Last Updated on September 5, 2023, by eNotes Editorial. Word Count: 433
Chopin's story is about the vagaries of the human heart. Set in Creole Louisiana, the story recapitulates a series of conversations a lawyer has while walking past Madame Célestin's house on his way to work. The woman claims her husband, who is absent, does not support her; the lawyer suggests she consider a divorce. Célestin, after consulting her priest who opposes divorce, seems determined nevertheless to go through with it. Eventually her husband returns home, however. The lawyer, who is attracted to Célestin and fantasizes about marrying her, learns in a final conversation that since he has returned she's decided not to follow through on the divorce threat.
Told from the lawyer's point of view, Chopin's story is notable for what it leaves out. Her narrative device of telling the story through polite conversations forces the reader to imagine, with the lawyer, the rest of the story—they imagine the husband to be abusive, to be a drinker, to treat his wife badly. In the same way, the reader has to draw their own conclusions about Célestin based on the scant information they are given about her: her regular habit of sweeping her porch at the same time every day (the time the lawyer passes on his way to work), her gloves that are torn showing the fingers underneath, and how she looks like something from a Watteau painting.

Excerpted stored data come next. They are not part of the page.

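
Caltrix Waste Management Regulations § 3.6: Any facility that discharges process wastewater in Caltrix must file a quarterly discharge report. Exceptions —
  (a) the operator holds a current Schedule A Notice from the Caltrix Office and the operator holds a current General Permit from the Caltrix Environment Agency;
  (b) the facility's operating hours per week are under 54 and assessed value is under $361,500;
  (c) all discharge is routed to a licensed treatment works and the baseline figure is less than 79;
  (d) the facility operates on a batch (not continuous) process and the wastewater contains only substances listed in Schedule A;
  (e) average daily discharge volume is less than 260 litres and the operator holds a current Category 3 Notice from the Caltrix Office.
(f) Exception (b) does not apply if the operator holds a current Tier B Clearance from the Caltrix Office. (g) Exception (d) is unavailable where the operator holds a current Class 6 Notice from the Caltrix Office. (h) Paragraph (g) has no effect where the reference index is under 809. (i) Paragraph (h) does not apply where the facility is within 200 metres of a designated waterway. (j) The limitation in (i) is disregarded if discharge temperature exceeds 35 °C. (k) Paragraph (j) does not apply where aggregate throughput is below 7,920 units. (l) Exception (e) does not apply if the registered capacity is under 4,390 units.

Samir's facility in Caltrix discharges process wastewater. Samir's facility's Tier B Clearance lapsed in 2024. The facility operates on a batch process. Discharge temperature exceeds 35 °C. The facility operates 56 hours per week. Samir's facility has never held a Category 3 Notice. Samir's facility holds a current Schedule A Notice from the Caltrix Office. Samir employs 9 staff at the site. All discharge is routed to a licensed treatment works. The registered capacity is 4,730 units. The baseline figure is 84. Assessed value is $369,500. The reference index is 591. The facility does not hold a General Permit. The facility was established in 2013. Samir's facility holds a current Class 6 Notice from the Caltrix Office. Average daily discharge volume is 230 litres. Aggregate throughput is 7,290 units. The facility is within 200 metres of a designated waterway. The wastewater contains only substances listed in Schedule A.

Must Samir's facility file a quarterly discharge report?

Exception (a) fails — no General Permit is held.
Exception (b) requires that the facility's operating hours per week are under 54; but the facility's operating hours per week are 56, not under 54, so (b) is unavailable.
Exception (c) requires that the baseline figure is less than 79; but the baseline figure is 84, not less than 79, so (c) is unavailable.
All of (d)'s requirements are met (the facility operates on a batch process; the wastewater is Schedule-A-only). But applying paragraphs (g)–(k): (g) operates against (d): a current Class 6 Notice is held. (h) would limit (g) — the reference index is 591, under the 809 limit — but (i) sets (h) aside: (i) is engaged — the facility is within 200 m of a designated waterway. (j) would limit (i) — discharge temperature exceeds 35 °C — but (k) sets (j) aside: (k) operates against (j): aggregate throughput is 7,290 units, below the 7,920 units limit. (d) is therefore removed.
Exception (e) does not apply: there is no Category 3 Notice in force.
None of the exceptions is available; § 3.6 applies in full.

Yes — Samir's facility must file a quarterly discharge report.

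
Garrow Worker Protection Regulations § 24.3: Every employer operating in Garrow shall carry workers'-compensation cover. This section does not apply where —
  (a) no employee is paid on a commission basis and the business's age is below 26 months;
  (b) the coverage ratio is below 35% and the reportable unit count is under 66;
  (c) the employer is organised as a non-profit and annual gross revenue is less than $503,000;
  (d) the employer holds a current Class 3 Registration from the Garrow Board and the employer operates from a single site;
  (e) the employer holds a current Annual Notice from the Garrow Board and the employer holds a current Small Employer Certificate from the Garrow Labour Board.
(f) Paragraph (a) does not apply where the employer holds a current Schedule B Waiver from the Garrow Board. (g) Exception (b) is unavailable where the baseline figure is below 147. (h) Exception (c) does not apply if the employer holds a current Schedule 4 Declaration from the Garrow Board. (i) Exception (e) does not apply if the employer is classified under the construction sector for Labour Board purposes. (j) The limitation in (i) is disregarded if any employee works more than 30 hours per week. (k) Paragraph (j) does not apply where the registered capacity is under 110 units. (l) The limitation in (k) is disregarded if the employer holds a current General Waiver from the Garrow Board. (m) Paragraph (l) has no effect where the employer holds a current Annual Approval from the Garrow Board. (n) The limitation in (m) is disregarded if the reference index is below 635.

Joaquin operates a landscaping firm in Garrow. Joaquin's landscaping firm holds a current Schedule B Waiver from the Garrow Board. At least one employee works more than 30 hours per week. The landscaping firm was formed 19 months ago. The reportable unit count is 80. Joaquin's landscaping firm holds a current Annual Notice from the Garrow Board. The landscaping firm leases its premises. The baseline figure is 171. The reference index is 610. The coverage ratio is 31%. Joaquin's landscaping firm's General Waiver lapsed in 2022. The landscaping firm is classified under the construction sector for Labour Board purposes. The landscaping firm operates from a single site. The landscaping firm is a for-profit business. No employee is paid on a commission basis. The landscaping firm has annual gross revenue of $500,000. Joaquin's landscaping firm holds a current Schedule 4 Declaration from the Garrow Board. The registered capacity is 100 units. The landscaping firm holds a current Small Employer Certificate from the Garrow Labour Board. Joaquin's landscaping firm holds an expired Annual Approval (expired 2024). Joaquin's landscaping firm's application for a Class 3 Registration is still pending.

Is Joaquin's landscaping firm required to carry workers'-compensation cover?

Exception (a)'s conditions are all satisfied: no employee is paid on commission; the business's age is 19 months, below the 26 months limit. However, paragraph (f) must be considered: (f) is triggered — a current Schedule B Waiver is held. Exception (a) does not apply.
Exception (b) requires that the reportable unit count is under 66; but the reportable unit count is 80, not under 66, so (b) is unavailable.
Exception (c) does not apply: the employer is for-profit.
Exception (d) does not apply: no current Class 3 Registration is held.
Exception (e) is satisfied on its face — a current Annual Notice is held; a current Small Employer Certificate is held. But: (i) is triggered — the landscaping firm is classified under the construction sector. (j) is triggered (at least one employee exceeds 30 hours/week), but is overridden by (k): (k) operates — the registered capacity is 100 units, under the 110 units limit. (l) does not operate here (the General Waiver is not current), so (k) stands. (e) is therefore removed.
No exception applies. The general rule governs.

Yes — Joaquin's landscaping firm must carry workers'-compensation cover.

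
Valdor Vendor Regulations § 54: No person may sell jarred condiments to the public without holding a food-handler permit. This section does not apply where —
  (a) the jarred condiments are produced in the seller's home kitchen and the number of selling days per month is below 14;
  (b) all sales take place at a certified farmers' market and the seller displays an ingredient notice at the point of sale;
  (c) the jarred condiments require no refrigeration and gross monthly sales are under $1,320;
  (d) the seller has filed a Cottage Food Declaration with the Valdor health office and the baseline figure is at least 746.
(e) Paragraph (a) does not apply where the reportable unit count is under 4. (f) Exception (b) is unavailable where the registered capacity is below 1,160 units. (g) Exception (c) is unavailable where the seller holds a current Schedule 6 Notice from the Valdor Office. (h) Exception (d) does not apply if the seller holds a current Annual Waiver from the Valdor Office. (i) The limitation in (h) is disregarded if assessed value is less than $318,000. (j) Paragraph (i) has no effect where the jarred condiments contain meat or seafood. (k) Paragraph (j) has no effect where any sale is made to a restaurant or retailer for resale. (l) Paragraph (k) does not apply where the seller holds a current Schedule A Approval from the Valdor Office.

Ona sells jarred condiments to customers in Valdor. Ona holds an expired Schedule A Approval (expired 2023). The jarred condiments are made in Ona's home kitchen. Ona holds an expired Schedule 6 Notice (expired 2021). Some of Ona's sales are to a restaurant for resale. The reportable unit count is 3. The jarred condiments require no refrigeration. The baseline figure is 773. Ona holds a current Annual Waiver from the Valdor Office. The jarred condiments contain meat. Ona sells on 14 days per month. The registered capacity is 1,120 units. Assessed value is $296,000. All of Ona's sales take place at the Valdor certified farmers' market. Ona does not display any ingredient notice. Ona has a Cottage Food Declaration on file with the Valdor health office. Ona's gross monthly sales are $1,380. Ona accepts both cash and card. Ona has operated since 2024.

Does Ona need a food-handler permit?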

The woman herself is the biggest mystery of all. Her circumstances, her bravery in taking the lawyer's advice and speaking with her priest, and her apparent honesty and openness with the lawyer, suggest that her intention to divorce is sincere. Her sudden decision to forget about the divorce once her husband is back could mean that her husband found out about her plans and threatened her, or it could mean that she overstated her unhappiness with her husband. She could be either a victim, or simply weak-willed, or, perhaps, the whole divorce thing was a kind of flirtation. Like the lawyer, the reader's access to this information is limited, if not nonexistent. Madame Celestine, and her problems whatever they may be, remain unarticulated, even though (or perhaps because) she has "a good deal to say." To a large degree, the point of the story lies in how her talk is ineffectual, and how the men in the story (her husband, the priest, the lawyer) construct her regardless of what she says. In that sense, the end of the story, in which she simply capitulates to her husband, is a less a defeat for her than a return to comfortable role.